O aviso do pântano

No fim da Guerra Mundial de 1939-1945, a vontade de construir um futuro que impedisse de novo uma catástrofe teve responsáveis do nível de Marshall, cujo espírito (1947) de ajuda económica aos Estados europeus abrangesse vencedores e vencidos, e estadistas que admirei, como Robert Schuman, Konrad Adenauer e Alcide De Gasperi, inspiraram o Tratado de Roma (25 de março de 1957), pondo a unidade em vez da retaliação, ao mesmo tempo que a descolonização sagrou homens como Mahatma Gandhi e Mandela que foram apóstolos e mártires do pacifismo da evolução que, segundo o famoso Teilhard de Chardin, em L'Avenir de l'Homme (1959), estávamos perante "unificação, tecnificação, racionalização crescente da Terra Humana", que implicava uma chamada "socialização do mundo, que exigiria uma conduta associada, designadamente para a explosão demográfica, a fome, a domesticação da energia atómica, a paz, realidades indivisíveis para todos os povos.

Depois da Revolução de Abril, foram várias as vozes de portugueses participantes nas responsabilidades da gestão dos serviços da ONU. Na data em que nos encontramos é uma voz responsável do secretário-geral, António Guterres, que insiste no aviso fundamentado de que a ordem entregue à ONU está ameaçada de destruição pelo "pântano". Não se trata apenas de riscos do planeta como tragicamente está a passar-se com a ilha de La Palma, nem só da forma de guerra que a covid-19 desencadeara sem diferenciar as várias etnias e políticas dos Estados, e antes a destruição da ordem internacional. Nesta convém talvez não ignorar-se a retirada da Inglaterra da União Europeia, sendo da história da ONU que a voz do secretário-geral seja a que movimente a defesa ou a reformulação das circunstâncias globais.

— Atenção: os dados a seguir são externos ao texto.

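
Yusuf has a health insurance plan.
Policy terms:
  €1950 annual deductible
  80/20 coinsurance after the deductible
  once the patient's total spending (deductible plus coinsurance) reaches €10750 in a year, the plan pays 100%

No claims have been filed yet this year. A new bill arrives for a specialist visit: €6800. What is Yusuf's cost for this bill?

€2920

Nothing has been paid toward the €1950 deductible, so the first €1950 of this charge is applied there.
That leaves €6800 − €1950 = €4850 for coinsurance.
20% of €4850 = €970 falls to the patient.
That puts the patient's cost at €1950 + €970 = €2920 before any cap.
Cumulative spending €0 + €2920 = €2920 stays under the €10750 maximum.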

Um dos secretários-gerais inesquecíveis é Dag Hammarskjöld que no Day Concert da ONU, em 24 de outubro de 1960, se mostrou seguro de poder consolidar a função na comunidade internacional, e nesse dia comentando a 9.ª Sinfonia, que "no último começo do último movimento ouvimos a repetição dos vários temas, agora como um poema para uma síntese final". No ano seguinte, o seu avião foi abatido no Zaire, quando se deslocava, por dever do cargo, em relação à intervenção militar da ONU, morria, deixando a execução que iniciara da natureza do cargo. Nesta sua intervenção, no cargo ficou incluída a intenção de conseguir, para a harmonia global, a cooperação das várias religiões, com uma sala onde havia um altar, em mármore, sobre o qual brilhava uma luz vinda do alto, e destinada essa instalação à meditação de todas as religiões. A única circunstância que parece sublinhar a intenção é que, sucessivamente, o Papa católico, como já se confirmou com a audiência do eloquente Papa Francisco, ainda estando vigente o movimento de Assis, em que o Papa João Paulo II conseguiu ter presente na missa representantes de várias religiões, e também representantes das instituições de várias nacionalidades, numa das quais a voz portuguesa foi o discurso de Mário Soares. Quando no Dia das Nações Unidas de 1992 foi publicado o documento chamado Uma Agenda para a Paz, o autor foi o secretário-geral Boutros Boutros-Ghali em termos de se "assumir um primeiro responsável" pelo cargo numa nova era em que se verificou a queda do Muro de Berlim, sendo já visíveis variantes na América Latina, na África, na Ásia e na Europa.

É nesta tradição que se inscreve a atual responsabilidade assumida pelo secretário-geral, insistindo com clareza, e dever, na ameaça de a ONU ser forçada, pela desordem mundial, a caminho do "pântano". Não se trata apenas de memórias da descolonização que preocupam Macron, nem de questões parciais da geopolítica como foi o Brexit do Reino Unido, da reunificação como na Irlanda, mas do crescente risco dos complexos mundiais das competições que implicam as redefinições das alianças que inspiraram as atuais, o que implica a perceção da previsível quebra da paz, que será o maior risco dos pântanos. O aviso lembra que o projeto da ONU, incluindo a Carta e o complemento essencial da Declaração Universal dos Direitos Humanos, foram escritos por mãos ocidentais, visando evitar contradições conflituosas entre áreas culturais, étnicas ou religiosas. Eliminações que os ocidentais criavam para "o resto do mundo" no qual os apelidavam de "os maiores agressores dos tempos modernos". Era a submissão ao regime colonial que mais destacava, mas a exploração económica não era esquecida.

Se na Carta da ONU e na Declaração de Direitos era o "credo dos valores" que se proclamava, sobrepondo-se ao "credo dos interesses", o "pântano" será a igualdade no desastre. A justiça natural exige que vozes criativas consigam paralisar as vozes dos responsáveis pelo ameaçador desastre.